In July, lower sales were recorded in five provinces. Saskatchewan contributed the most to the decline. Ontario and Quebec, two of the largest provinces in terms of wholesale sales, recorded relatively flat growth.

In Saskatchewan, sales fell 6.1 percent to C$2 billion (US$1.8 billion) in July, the lowest level recorded thus far in 2014. The agricultural supplies industry was an important contributor to the province's decline.

Sales in Newfoundland and Labrador fell 13.3 percent to C$382 million (US$349 million), more than offsetting the gain in June. This was the third decrease in four months for the province.

Following two consecutive months of strong gains, sales in New Brunswick declined 7.5 percent to C$525 million (US$479.8 million), as a result of widespread decreases across subsectors, led by the food, beverage and tobacco subsector.

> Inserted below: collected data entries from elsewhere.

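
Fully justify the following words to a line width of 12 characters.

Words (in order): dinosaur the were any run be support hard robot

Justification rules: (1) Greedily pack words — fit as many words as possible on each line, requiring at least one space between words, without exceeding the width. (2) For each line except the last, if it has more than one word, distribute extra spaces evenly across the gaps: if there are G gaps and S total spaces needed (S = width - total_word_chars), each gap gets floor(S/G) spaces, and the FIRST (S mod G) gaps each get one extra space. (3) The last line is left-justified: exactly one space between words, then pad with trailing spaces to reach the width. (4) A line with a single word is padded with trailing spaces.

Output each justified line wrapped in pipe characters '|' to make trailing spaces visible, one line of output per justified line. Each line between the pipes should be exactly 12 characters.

Line 1: ['dinosaur', 'the'] (min_width=12, slack=0)
Line 2: ['were', 'any', 'run'] (min_width=12, slack=0)
Line 3: ['be', 'support'] (min_width=10, slack=2)
Line 4: ['hard', 'robot'] (min_width=10, slack=2)

Answer: |dinosaur the|
|were any run|
|be   support|
|hard robot  |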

British Columbia slipped 0.5 percent to C$5.1 billion (US$4.7 billion) in July, a second consecutive sales decline, while Alberta edged down 0.2 percent to C$7.1 billion (US$6.5 billion), its first decrease in seven months.

Ontario rose 0.2 percent to C$25.7 billion (US$23.5 billion), a fourth consecutive increase on the strength of higher sales in the motor vehicle and parts subsector, while Quebec edged up 0.1 percent to C$9.6 billion (US$8.8 billion), a third consecutive increase.

Sales in Nova Scotia rose 2 percent to C$758 million (US$692.6 billion), a third increase in four months. The gains were widespread across subsectors.

Inventories recorded a seventh consecutive gain in July, rising 1 percent to C$66.5 billion (US$60.8 billion). Gains were recorded in all subsectors.

The largest gain in dollar terms was in the motor vehicle and parts subsector (+2.9 percent), a second consecutive increase.

The building material and supplies subsector (+1.1 percent), the personal and household goods subsector (+0.6 percent), and the food, beverage and tobacco subsector (+1.2 percent) all recorded a fifth consecutive monthly increase. In addition, inventories rose for the sixth consecutive month in the miscellaneous subsector (+0.9 percent) and a seventh consecutive month in the machinery equipment and supplies subsector (+0.2 percent).

The inventory-to-sales ratio increased from 1.24 in June to 1.26 in July. The inventory-to-sales ratio is a measure of the time in months required to exhaust inventories if sales were to remain at their current level.